Canada’s restaurant industry is poised to receive yet another financial blow as the deadline to repay the Canada Emergency Business Account (CEBA) comes this week.

The deadline comes after four years of diminished clientele as consumers continue to struggle financially. 

“The effects of aggressive interest rate increases have not yet been fully felt by consumers directly nor by the economy as a whole,” said DBRS Morningstar, a global credit rating agency said in its 2024 Restaurant Outlook, released on Wednesday.

The agency is predicting moderate potential improvements for restaurants by the end of the year, but said that remains contingent on how interest rate shifts affect consumer behaviour. 

“The restaurant industry has had to endure significant hardships over the past few years. Acknowledging some geographic nuances, restaurant traffic generally only recovered toward pre-pandemic levels in 2022,” said the agency, which went on to say that the macroeconomic challenges have also compounded over that same timeframe.

“Consumers’ purchasing power was squeezed during (2023), leading to considerable changes in their behaviour as consumers tried to stretch their wallet. These changes naturally also extended to the restaurant industry.”

Globally, the number of consumers dining out dropped dramatically in 2023, decreasing by low single digits on a monthly basis consistently year-over-year since the pandemic.
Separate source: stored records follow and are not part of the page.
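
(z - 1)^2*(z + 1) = z^3 - z^2 - z + 1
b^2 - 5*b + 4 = (b - 4)*(b - 1)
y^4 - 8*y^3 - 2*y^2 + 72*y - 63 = (y - 7)*(y - 3)*(y - 1)*(y + 3)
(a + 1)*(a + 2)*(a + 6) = a^3 + 9*a^2 + 20*a + 12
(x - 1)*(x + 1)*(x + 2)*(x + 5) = x^4 + 7*x^3 + 9*x^2 - 7*x - 10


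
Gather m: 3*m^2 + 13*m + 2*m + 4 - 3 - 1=3*m^2 + 15*m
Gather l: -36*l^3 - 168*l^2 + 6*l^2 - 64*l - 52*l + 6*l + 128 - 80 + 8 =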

Just over half of Canadian restaurants, 53%, are now operating at a loss or barely breaking even, according to DBRS Morningstar. Whereas before the pandemic, that number held steady at a rate of about 10%.  

Additionally, Canada saw a nearly 40% year-over-year increase in bankruptcies in the accommodation and food services industry for the 12 months ending Nov. 30, 2023, according to Financial Post.

Now restaurants are faced with the challenge of repaying their CEBA loans by Jan. 18. 

The Canadian Federation of Independent Business (CFIB,) predicts this will result in a 50% increase in pandemic debt as many of these businesses will be unable to repay their loans.  

The restaurant industry and a number of small-business groups requested a deadline extension several months ago, however the Trudeau government did not respond to their pleas. 

“The Canadian Federation of Independent Business is very disappointed that the federal government has ignored the pleas of tens of thousands of small business owners to give them more time to repay their Canada Emergency Business Account loans in order to keep the forgivable portion,” said the CFIB in a press release on Wednesday. 

According to the terms of the CEBA loans, business owners are required to repay as much as $40,000 on their loans, or opt for refinancing from the initial issuing bank by Jan. 18, 2024. If they decide to refinance, they could be qualified for the forgivable portion of up to $20,000. 

However, businesses that miss the deadline may be on the hook for a CEBA debt increase of an additional $20,000. 

“Ottawa failed to address the most critical issue on outstanding CEBA loans — the loss of the forgivable portion,” said CFIB president Dan Kelly in the release. “I believe the government will regret the decision to not grant more time as small businesses fail and default on their entire loan. For many businesses, CEBA will be the straw that breaks the camel’s back.”

Kelly warned that the deadline is likely to bring one in every five Canadian restaurants to the brink of closure.